Patients have brain metastasis；
Patients with a history of organ transplantation or awaiting organ transplantation;
The side effects caused by the previous treatment of the subjects did not return to CTCAE ≤1; other tolerable events determined by investigator;
There is a large amount of serous effusion that cannot be controlled by treatment (such as pleural effusion, peritoneal effusion and pericardial effusion);
History of autoimmune disease (eg Crohn's disease, rheumatoid arthritis, systemic lupus) within the last 2 years;
Presence of acute or chronic graft-versus-host disease (GVHD);
Use prohibited drugs or treatments within a specified period of time before cell collection；
History or presence of CNS disorder, such as epilepsy, epileptic seizures, cerebrovascular disease (ischemia / hemorrhage / cerebral infarction), brain edema, reversible posterior white matter encephalopathy, paralysis, aphasia, stroke, severe brain injury, dementia, Parkinson's disease, cerebellar disease, cerebral organic syndrome or mental disease;
Chronic or active infections requiring systemic treatment, and a history of symptomatic viral infection that has not been completely cured；
Live vaccine received within 6 weeks before the start of screening;
Cardiac dysfunction includes: long QTc syndrome or QTc interval > 480 MS; Complete left bundle branch block, grade II / III atrioventricular block; Serious and uncontrolled arrhythmias requiring drug treatment; A history of chronic congestive heart failure with NYHA ≥ 3, and the cardiac ejection fraction was less than 50% within 6 months before screening; Cardiac valvular disease with CTC AE ≥ 3; Myocardial infarction, cardiac angioplasty or stenting, unstable angina pectoris, history of severe pericardial disease or other clinically significant heart diseases within 6 months before screening;
Patients requiring anticoagulant therapy;
Patients requiring continuous anti-platelet therapy;
History of symptomatic deep vein thrombosis or pulmonary embolism within 6 months of enrollment;
A history of other malignancies with a higher risk of recurrence was assessed by the investigator;
Presence of fungal, bacterial, viral, or other infection that is uncontrolled or requiring intravenous (IV) antimicrobials for management.

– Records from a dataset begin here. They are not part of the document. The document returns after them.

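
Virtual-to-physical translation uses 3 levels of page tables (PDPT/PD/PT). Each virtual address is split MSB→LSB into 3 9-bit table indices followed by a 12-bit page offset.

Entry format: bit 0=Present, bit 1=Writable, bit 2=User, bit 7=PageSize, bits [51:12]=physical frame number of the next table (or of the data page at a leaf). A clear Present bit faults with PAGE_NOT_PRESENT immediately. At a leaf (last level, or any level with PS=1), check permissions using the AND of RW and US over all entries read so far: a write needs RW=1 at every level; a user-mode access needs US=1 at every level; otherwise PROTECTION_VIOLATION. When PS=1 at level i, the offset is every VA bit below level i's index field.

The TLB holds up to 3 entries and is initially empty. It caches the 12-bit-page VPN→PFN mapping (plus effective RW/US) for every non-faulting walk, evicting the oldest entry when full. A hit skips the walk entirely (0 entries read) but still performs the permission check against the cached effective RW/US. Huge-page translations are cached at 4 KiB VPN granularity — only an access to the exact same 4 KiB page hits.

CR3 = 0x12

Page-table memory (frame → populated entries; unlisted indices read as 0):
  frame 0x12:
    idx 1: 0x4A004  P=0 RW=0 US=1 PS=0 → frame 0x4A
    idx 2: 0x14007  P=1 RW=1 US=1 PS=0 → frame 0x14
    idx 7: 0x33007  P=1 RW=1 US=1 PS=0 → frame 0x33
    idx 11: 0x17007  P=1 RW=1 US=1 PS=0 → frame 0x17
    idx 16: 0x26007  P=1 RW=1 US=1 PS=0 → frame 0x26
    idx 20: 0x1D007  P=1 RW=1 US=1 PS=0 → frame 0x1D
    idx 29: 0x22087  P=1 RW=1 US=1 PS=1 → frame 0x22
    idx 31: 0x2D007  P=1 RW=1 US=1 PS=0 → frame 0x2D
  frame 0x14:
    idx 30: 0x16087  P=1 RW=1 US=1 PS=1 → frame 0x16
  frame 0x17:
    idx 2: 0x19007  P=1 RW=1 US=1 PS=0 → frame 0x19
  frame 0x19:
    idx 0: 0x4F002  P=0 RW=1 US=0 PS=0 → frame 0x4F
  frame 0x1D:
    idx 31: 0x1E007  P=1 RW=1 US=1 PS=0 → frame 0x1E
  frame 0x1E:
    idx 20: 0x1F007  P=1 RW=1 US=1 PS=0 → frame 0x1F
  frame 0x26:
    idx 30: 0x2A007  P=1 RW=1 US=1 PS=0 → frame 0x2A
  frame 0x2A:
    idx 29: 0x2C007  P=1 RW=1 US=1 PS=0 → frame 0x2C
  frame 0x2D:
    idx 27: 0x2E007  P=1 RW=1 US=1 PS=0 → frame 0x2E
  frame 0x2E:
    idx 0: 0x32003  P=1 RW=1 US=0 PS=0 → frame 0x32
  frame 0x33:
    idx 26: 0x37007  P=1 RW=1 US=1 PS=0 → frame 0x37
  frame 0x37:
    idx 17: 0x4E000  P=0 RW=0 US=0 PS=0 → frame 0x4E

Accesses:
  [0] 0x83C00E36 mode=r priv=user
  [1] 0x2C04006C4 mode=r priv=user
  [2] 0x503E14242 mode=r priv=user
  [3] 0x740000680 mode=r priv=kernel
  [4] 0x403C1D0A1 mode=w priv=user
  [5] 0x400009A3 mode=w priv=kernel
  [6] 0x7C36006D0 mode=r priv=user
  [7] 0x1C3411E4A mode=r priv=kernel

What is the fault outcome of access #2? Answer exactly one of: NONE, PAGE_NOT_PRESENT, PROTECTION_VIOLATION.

Per-access translation:
#0 VA=0x83C00E36 (r,user):
  lvl0: tbl 0x12, slot 2 ⇒ 0x14007 (P1/RW1/US1/PS0)
  lvl1: tbl 0x14, slot 30 ⇒ 0x16087 (P1/RW1/US1/PS1)
  ✓ 0x16E36 (huge @L1)  — 2 lookups
#1 VA=0x2C04006C4 (r,user):
  lvl0: tbl 0x12, slot 11 ⇒ 0x17007 (P1/RW1/US1/PS0)
  lvl1: tbl 0x17, slot 2 ⇒ 0x19007 (P1/RW1/US1/PS0)
  lvl2: tbl 0x19, slot 0 ⇒ 0x4F002 (P0/RW1/US0/PS0)
  ⇒ fault: PAGE_NOT_PRESENT  — 3 lookups
#2 VA=0x503E14242 (r,user):
  lvl0: tbl 0x12, slot 20 ⇒ 0x1D007 (P1/RW1/US1/PS0)
  lvl1: tbl 0x1D, slot 31 ⇒ 0x1E007 (P1/RW1/US1/PS0)
  lvl2: tbl 0x1E, slot 20 ⇒ 0x1F007 (P1/RW1/US1/PS0)
  ✓ 0x1F242  — 3 lookups
#3 VA=0x740000680 (r,kernel):
  lvl0: tbl 0x12, slot 29 ⇒ 0x22087 (P1/RW1/US1/PS1)
  ✓ 0x22680 (huge @L0)  — 1 lookups
#4 VA=0x403C1D0A1 (w,user):
  lvl0: tbl 0x12, slot 16 ⇒ 0x26007 (P1/RW1/US1/PS0)
  lvl1: tbl 0x26, slot 30 ⇒ 0x2A007 (P1/RW1/US1/PS0)
  lvl2: tbl 0x2A, slot 29 ⇒ 0x2C007 (P1/RW1/US1/PS0)
  ✓ 0x2C0A1  — 3 lookups
#5 VA=0x400009A3 (w,kernel):
  lvl0: tbl 0x12, slot 1 ⇒ 0x4A004 (P0/RW0/US1/PS0)
  ⇒ fault: PAGE_NOT_PRESENT  — 1 lookups
#6 VA=0x7C36006D0 (r,user):
  lvl0: tbl 0x12, slot 31 ⇒ 0x2D007 (P1/RW1/US1/PS0)
  lvl1: tbl 0x2D, slot 27 ⇒ 0x2E007 (P1/RW1/US1/PS0)
  lvl2: tbl 0x2E, slot 0 ⇒ 0x32003 (P1/RW1/US0/PS0)
  ⇒ fault: PROTECTION_VIOLATION  — 3 lookups
#7 VA=0x1C3411E4A (r,kernel):
  lvl0: tbl 0x12, slot 7 ⇒ 0x33007 (P1/RW1/US1/PS0)
  lvl1: tbl 0x33, slot 26 ⇒ 0x37007 (P1/RW1/US1/PS0)
  lvl2: tbl 0x37, slot 17 ⇒ 0x4E000 (P0/RW0/US0/PS0)
  ⇒ fault: PAGE_NOT_PRESENT  — 3 lookups

Access #2 fault: NONE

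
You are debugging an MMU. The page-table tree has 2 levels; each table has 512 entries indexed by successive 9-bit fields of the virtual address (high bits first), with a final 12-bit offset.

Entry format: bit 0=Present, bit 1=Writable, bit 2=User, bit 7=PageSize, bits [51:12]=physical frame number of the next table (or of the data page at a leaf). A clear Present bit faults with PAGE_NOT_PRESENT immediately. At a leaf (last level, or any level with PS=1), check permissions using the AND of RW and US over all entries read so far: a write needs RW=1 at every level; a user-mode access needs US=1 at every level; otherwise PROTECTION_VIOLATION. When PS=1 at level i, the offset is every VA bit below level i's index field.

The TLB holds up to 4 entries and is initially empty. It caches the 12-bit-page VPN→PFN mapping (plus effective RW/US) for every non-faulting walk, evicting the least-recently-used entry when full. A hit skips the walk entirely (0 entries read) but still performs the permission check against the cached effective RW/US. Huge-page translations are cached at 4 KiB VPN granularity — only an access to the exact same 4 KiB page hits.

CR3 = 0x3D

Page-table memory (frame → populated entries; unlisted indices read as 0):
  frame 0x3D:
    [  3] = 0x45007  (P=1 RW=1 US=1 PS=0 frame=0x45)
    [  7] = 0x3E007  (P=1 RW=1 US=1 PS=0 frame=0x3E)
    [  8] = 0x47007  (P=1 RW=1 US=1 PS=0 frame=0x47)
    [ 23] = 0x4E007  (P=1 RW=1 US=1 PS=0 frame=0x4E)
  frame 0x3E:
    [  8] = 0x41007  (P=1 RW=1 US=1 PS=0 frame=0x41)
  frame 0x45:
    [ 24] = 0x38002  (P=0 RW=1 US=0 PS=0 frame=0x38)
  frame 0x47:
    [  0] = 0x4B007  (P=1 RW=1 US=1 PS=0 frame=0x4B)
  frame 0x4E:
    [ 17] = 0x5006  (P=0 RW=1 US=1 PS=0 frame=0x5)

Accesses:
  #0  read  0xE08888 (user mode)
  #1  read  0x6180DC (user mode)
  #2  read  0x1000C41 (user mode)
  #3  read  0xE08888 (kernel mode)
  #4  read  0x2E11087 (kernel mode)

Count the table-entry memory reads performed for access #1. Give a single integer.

Walk each access:
#0 VA=0xE08888 (r,user):
  L0 @0x3D[7] → 0x3E007  P=1,RW=1,US=1,PS=0
  L1 @0x3E[8] → 0x41007  P=1,RW=1,US=1,PS=0
  ✓ 0x41888  — 2 lookups
#1 VA=0x6180DC (r,user):
  L0 @0x3D[3] → 0x45007  P=1,RW=1,US=1,PS=0
  L1 @0x45[24] → 0x38002  P=0,RW=1,US=0,PS=0
  ✗ PAGE_NOT_PRESENT  [2 reads]
#2 VA=0x1000C41 (r,user):
  L0 @0x3D[8] → 0x47007  P=1,RW=1,US=1,PS=0
  L1 @0x47[0] → 0x4B007  P=1,RW=1,US=1,PS=0
  ✓ 0x4BC41  — 2 lookups
#3 VA=0xE08888 (r,kernel):
  TLB hit vpn=0xE08 → PA=0x41888
#4 VA=0x2E11087 (r,kernel):
  L0 @0x3D[23] → 0x4E007  P=1,RW=1,US=1,PS=0
  L1 @0x4E[17] → 0x5006  P=0,RW=1,US=1,PS=0
  ✗ PAGE_NOT_PRESENT  [2 reads]

Entries read for #1: 2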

Simple urinary tract infection (UTI) and bacterial pharyngitis are permitted if the investigator evaluates that it can be controlled by treatment, they can be included in the group;
Patients at high risk of hemorrhage or perforation;
Patients were enrolled in another clinical study at the same time, unless it was an observational (non intervention) clinical study;
In the investigator's judgment, the subject is unlikely to complete all protocol-required study visits or procedures, including follow-up visits, or comply with the study requirements for participation.